Definition of

Substantiation

Judicial substantiation

Substantiation is the processing of a process until the sentence is issued

Substantiation , also accepted as substantiation , is the act and result of substantiating (or substantiating ). This verb, meanwhile, refers to realizing an idea, a plan or a project . In the field of law , furthermore, the action of processing a judicial process until a ruling resolves it is called substantiating.

In context

For example: “The committee of experts suggested to the government the implementation of the measures that are necessary to protect the population in the context of the pandemic” , “Numerous residents have expressed their discomfort at the delays in carrying out the procedure.” ” , “The regulations contemplate the immediate substantiation of administrative actions derived from the events” .

The judicial order

A judicial order is called the resolution that allows a court to rule on a request from one of the parties, thus resolving an incident that arises within the framework of a process and derived from the central issue of the litigation. In this context we find substantiation orders , which are decisions on simple requests that do not have an important relevance in the process .

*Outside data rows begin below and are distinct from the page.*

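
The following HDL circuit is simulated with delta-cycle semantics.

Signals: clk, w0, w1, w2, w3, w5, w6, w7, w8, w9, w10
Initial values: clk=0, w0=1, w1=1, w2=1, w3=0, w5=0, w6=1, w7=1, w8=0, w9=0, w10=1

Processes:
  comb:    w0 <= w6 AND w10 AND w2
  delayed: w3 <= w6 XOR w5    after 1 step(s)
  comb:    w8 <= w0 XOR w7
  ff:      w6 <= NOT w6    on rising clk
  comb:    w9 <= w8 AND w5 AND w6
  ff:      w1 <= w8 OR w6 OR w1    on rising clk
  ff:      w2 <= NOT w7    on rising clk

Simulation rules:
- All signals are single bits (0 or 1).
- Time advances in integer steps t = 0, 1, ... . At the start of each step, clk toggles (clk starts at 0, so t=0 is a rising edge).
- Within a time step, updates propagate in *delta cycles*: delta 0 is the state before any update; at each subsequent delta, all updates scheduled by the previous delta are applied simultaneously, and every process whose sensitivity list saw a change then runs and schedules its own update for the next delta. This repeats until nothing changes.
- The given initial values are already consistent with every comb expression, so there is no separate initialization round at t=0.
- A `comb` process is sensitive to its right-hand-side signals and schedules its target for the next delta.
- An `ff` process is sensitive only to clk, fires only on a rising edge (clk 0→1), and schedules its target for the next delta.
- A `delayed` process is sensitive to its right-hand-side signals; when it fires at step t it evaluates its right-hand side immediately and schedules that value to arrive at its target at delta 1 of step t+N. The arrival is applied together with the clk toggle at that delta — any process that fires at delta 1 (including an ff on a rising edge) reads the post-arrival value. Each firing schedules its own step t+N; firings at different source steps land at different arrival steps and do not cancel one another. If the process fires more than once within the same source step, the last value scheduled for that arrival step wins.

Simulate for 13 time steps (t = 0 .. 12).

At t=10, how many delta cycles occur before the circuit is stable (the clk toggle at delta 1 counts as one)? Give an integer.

t=0 Δ0: w5=0 w8=0 w0=1 w2=1 w1=1 w9=0 w6=1 w10=1 clk=0 w7=1 w3=0
  Δ1: clk:0→1
  Δ2: w2:1→0, w6:1→0
  Δ3: w0:1→0
  Δ4: w8:0→1
  (4Δ to stable)
t=1 Δ0: w5=0 w8=1 w0=0 w2=0 w1=1 w9=0 w6=0 w10=1 clk=1 w7=1 w3=0
  Δ1: clk:1→0
  (1Δ to stable)
t=2 Δ0: w5=0 w8=1 w0=0 w2=0 w1=1 w9=0 w6=0 w10=1 clk=0 w7=1 w3=0
  Δ1: clk:0→1
  Δ2: w6:0→1
  (2Δ to stable)
t=3 Δ0: w5=0 w8=1 w0=0 w2=0 w1=1 w9=0 w6=1 w10=1 clk=1 w7=1 w3=0
  Δ1: clk:1→0, w3:0→1
  (1Δ to stable)
t=4 Δ0: w5=0 w8=1 w0=0 w2=0 w1=1 w9=0 w6=1 w10=1 clk=0 w7=1 w3=1
  Δ1: clk:0→1
  Δ2: w6:1→0
  (2Δ to stable)
t=5 Δ0: w5=0 w8=1 w0=0 w2=0 w1=1 w9=0 w6=0 w10=1 clk=1 w7=1 w3=1
  Δ1: clk:1→0, w3:1→0
  (1Δ to stable)
t=6 Δ0: w5=0 w8=1 w0=0 w2=0 w1=1 w9=0 w6=0 w10=1 clk=0 w7=1 w3=0
  Δ1: clk:0→1
  Δ2: w6:0→1
  (2Δ to stable)
t=7 Δ0: w5=0 w8=1 w0=0 w2=0 w1=1 w9=0 w6=1 w10=1 clk=1 w7=1 w3=0
  Δ1: clk:1→0, w3:0→1
  (1Δ to stable)
t=8 Δ0: w5=0 w8=1 w0=0 w2=0 w1=1 w9=0 w6=1 w10=1 clk=0 w7=1 w3=1
  Δ1: clk:0→1
  Δ2: w6:1→0
  (2Δ to stable)
t=9 Δ0: w5=0 w8=1 w0=0 w2=0 w1=1 w9=0 w6=0 w10=1 clk=1 w7=1 w3=1
  Δ1: clk:1→0, w3:1→0
  (1Δ to stable)
t=10 Δ0: w5=0 w8=1 w0=0 w2=0 w1=1 w9=0 w6=0 w10=1 clk=0 w7=1 w3=0
  Δ1: clk:0→1
  Δ2: w6:0→1
  (2Δ to stable)
t=11 Δ0: w5=0 w8=1 w0=0 w2=0 w1=1 w9=0 w6=1 w10=1 clk=1 w7=1 w3=0
  Δ1: clk:1→0, w3:0→1
  (1Δ to stable)
t=12 Δ0: w5=0 w8=1 w0=0 w2=0 w1=1 w9=0 w6=1 w10=1 clk=0 w7=1 w3=1
  Δ1: clk:0→1
  Δ2: w6:1→0
  (2Δ to stable)

2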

In this context we can say that substantiation is the stage of the procedure in which the development of the resources that are returned to the superior judge (which in some cases may be the court itself) is found, after the preparation of the documents that the litigants use to support their claims or their denials, and the referral of the aforementioned orders by the judge who issued the sentence against which the appeal was imposed.

Substantiated matter

Continuing in the judicial field, it is said that a matter is substantiated when, once the investigation has been completed, it is ready to be decided at a hearing. In short, substantiating involves processing an appeal, a case, a process, a trial, etc., until its resolution is reached through a ruling .

When we talk about a hearing , we refer to the session during which a jurisdiction is informed of the claims that each party to the trial has, and then it proceeds with the instruction, the reception of the allegations and, finally, expresses its verdict. Generally, this session is public, although it can also be private.

A substantiation procedure , on the other hand, is instructed and concluded by the judge in charge of the substantiation of the process, and is applied to complex matters that require in-depth preparation.

We must not stop talking about the substantiating judge , who is also known as the counselor , if it is an appeal. This is the one designated to deal with cases that have been filed in a common law court , when the lawsuit has already been registered. It is responsible for convening the parties, making decisions about some incidents and, when the matter has been substantiated, issuing a closing order.

Cut substantiation

The "substantiating judge" handles these cases and issues a closing order

Instruction

In the previous paragraphs we talk about instruction , a term that in this framework refers to a stage of the process throughout which the parties define their claims and the court collects all the elements it needs to be able to make a decision in this regard.

This would be the general definition, for any procedure. But if we delve fully into the criminal type, then we can add that it is the stage (not mandatory in matters of crimes but for certain types of crimes) in which the so-called investigative judge advances with the investigations, gathers and analyzes the evidence and makes a decision regarding the direction the case should take.